Over the past couple years, hundreds of other corporations have been closing the loop by auditing hotel bookings and billings. They have embraced this leading practice as a means to curtail sharply rising hotel costs, which can now represent as much as half of total travel spending. Initially, the focus was ensuring that negotiated rates were properly loaded into global distribution systems. Half the time, negotiated rates were not loaded, various studies reported. Today, audits extend to check that the rate is "available at the point of sale and is available at consumption," said Maria Chevalier, vice president of business intelligence for Advito, the consulting unit of BCD Travel. At consumption, Chevalier sees errors that cost $7 to $15 per night, sometimes due to traveler decisions to upgrade.
The ultimate check is at "consumption, where hotel folio will be the silver bullet" for validation, Chevalier said.
Travel management, technology, consulting and other companies have introduced services to help companies ensure that negotiated rates are loaded and booked. Travelocity Business even added a tool to help clients, particularly its largest, Lockheed Martin, avoid use of unapproved or "squatter" hotel rates that may appear as company discounts in the GDS. Most services focus on auditing rates.
More than a dozen large corporations have outsourced the auditing of their hotel use to Fare Audit Inc. "We're finding that 15 to 20 percent of the time, they're charged a higher rate than the negotiated rate," said president Marty Morrison. Many companies and agencies verify that negotiated rates are loaded in their GDSs at the start of each contract, but that's not enough. "Is it being applied? That's the key," Morrison said.

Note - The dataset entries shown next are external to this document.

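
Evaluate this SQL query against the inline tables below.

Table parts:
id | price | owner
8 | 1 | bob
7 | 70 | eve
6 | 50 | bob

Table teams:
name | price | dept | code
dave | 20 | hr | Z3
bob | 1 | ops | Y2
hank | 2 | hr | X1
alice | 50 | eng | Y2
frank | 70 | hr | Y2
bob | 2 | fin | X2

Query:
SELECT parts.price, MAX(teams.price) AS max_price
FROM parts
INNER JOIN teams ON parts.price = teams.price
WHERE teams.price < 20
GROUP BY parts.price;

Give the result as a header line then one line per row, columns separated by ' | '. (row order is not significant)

After JOIN teams (3 rows):
parts.id | parts.price | parts.owner | teams.name | teams.price | teams.dept | teams.code
8 | 1 | bob | bob | 1 | ops | Y2
7 | 70 | eve | frank | 70 | hr | Y2
6 | 50 | bob | alice | 50 | eng | Y2
After WHERE (1 rows):
parts.id | parts.price | parts.owner | teams.name | teams.price | teams.dept | teams.code
8 | 1 | bob | bob | 1 | ops | Y2
After GROUP BY (1 rows):
parts.price | max_price
1 | 1

== RESULT ==
parts.price | max_price
1 | 1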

Fare Audit verifies that the rate is in fact loaded into the database at the point of sale, and verifies that the negotiated rate is booked at preferred properties. When clients don't get the preferred rate, Morrison said it's usually due to one of three reasons: the rate wasn't loaded; the rate was loaded, but the hotel didn't make it available for booking; or the agent applied the wrong rate-such as the agency's negotiated rate, rather than the corporation's. Traveler behavior is also a factor. Travelers may book at non-preferred properties when preferreds are available, he added.
How much is at stake? Perhaps $500 million a year, Corporate Lodging Consultants said in 2005. The firm estimated the extent of this issue for all corporate hotel bookings, based on $820,000 in overcharges it found on receipts for 624,606 room nights booked by its corporate customers. The company negotiates hotel rates and audits receipts for 13 million room nights a year for over 300 corporations. "The base rate may be different, tax is charged when it shouldn't or room nights billed when they shouldn't be," said Kyle Rogg, Corporate Lodging Consultant senior vice president of business development. "I don't think it's anything devious on the part of hotels. When you look at the pipe from contracting to billing, there are just a lot of links in the chain that can be broken."